Dans l’état actuel des choses, le jeune élève-maître, muni on non du brevet complet, entre sans tarder en fonctions dans une école primaire et appartient corps et âme à son service ; de plus, il travaille pour le pain quotidien. Absorbé qu’il est par les devoirs qui lui incombent, aux prises parfois avec les nécessités de la vie matérielle, il lui est bien difficile, sinon impossible, de consacrer au perfectionnement personnel le soin voulu, le temps nécessaire. D’ailleurs, voulût-il marcher en avant, où trouverait-il des conseils et un guide ? La condition sine qua non du progrès lui fait défaut. Et cela est vrai pour la presque totalité des jeunes maîtres.

Quel est le moyen de combler cette lacune ?

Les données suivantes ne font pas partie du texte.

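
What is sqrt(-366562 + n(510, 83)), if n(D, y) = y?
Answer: I*sqrt(366479) ≈ 605.38*I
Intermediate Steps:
sqrt(-366562 + n(510, 83)) = sqrt(-366562 + 83) = sqrt(-366479) = I*sqrt(366479)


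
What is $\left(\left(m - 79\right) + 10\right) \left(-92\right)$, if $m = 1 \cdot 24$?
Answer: $4140$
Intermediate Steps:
$m = 24$
$\left(\left(m - 79\right) + 10\right) \left(-92\right) = \left(\left(24 - 79\right) + 10\right) \left(-92\right) = \left(-55 + 10\right) \left(-92\right) = \left(-45\right) \left(-92\right) = 4140$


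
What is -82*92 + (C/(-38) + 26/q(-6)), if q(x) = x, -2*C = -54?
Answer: -860591/114 ≈ -7549.0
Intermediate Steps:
C = 27 (C = -½*(-54) = 27)
-82*92 + (C/(-38) + 26/q(-6)) = -82*92 + (27/(-38) + 26/(-6)) = -7544 + (27*(-1/38) + 26*(-⅙)) = -7544 + (-27/38 - 13/3) = -7544 - 575/114 = -860591/114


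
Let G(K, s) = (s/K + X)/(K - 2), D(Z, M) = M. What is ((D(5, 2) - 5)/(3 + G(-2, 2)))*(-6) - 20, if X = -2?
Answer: -76/5 ≈ -15.200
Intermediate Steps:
G(K, s) = (-2 + s/K)/(-2 + K) (G(K, s) = (s/K - 2)/(K - 2) = (-2 + s/K)/(-2 + K))
((D(5, 2) - 5)/(3 + G(-2, 2)))*(-6) - 20 = ((2 - 5)/(3 + (2 - 2*(-2))/((-2)*(-2 - 2))))*(-6) - 20 = -3/(3 - ½*(2 + 4)/(-4))*(-6) - 20 = -3/(3 - ½*(-¼)*6)*(-6) - 20 = -3/(3 + ¾)*(-6) - 20 = -3/15/4*(-6) - 20 = -3*4/15*(-6) - 20 = -⅘*(-6) - 20 = 24/5 - 20 = -76/5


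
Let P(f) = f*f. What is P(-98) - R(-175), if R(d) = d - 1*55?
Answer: 9834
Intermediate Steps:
R(d) = -55 + d (R(d) = d - 55 = -55 + d)
P(f) = f²
P(-98) - R(-175) = (-98)² - (-55 - 175) = 9604 - 1*(-230) = 9604 + 230 = 9834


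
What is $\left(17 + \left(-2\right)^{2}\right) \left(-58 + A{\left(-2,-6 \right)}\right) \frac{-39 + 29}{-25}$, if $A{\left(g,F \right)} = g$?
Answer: $-504$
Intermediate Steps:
$\left(17 + \left(-2\right)^{2}\right) \left(-58 + A{\left(-2,-6 \right)}\right) \frac{-39 + 29}{-25} = \left(17 + \left(-2\right)^{2}\right) \left(-58 - 2\right) \frac{-39 + 29}{-25} = \left(17 + 4\right) \left(-60\right) \left(\left(-10\right) \left(- \frac{1}{25}\right)\right) = 21 \left(-60\right) \frac{2}{5} = \left(-1260\right) \frac{2}{5} = -504$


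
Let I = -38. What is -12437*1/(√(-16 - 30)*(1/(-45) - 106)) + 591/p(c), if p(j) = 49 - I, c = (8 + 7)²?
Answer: 197/29 - 559665*I*√46/219466 ≈ 6.7931 - 17.296*I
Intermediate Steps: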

Ce moyen, nous l’aurons le jour où le gouvernement de la République fera pour l’enseignement primaire ce que le premier Empire a fait pour l’enseignement secondaire, en créant, ou en réorganisant l’École normale supérieure ; et le second Empire pour l’enseignement spécial en créant l’école de Cluny ; le jour enfin où les élèves-maîtres, munis du brevet complet, pourront compléter leur instruction dans une école normale primaire supérieure. Et ici je répéterai hardiment ce que j’ai dit plus haut :

Qui veut la fin, veut les moyens.

Un dernier mot, pour finir. Disons-nous avec une entière confiance qu’un progrès en amène un autre ; et qué l’Administration, en se disposant à renforcer ses justes exigences à l’endroit des maîtres-adjoints, songe aussi à améliorer leur position : sa bienveillance pour nous tous nous en est un sûr garant. Elle n’ignore pas d’ailleurs que le bon recrutement est à ce prix. Ayons foi dans l’avenir, nous, les instituteurs du peuple ; tout nous y autorise. Nous avons entre les mains des intérêts chers à la République, et notre dévouement à la grande cause que nous servons, nous sera certainement compté.

Laval, le 19 juillet 1879.

Eug. Ungerer,
Directeur de l’école normale de la Mayenne.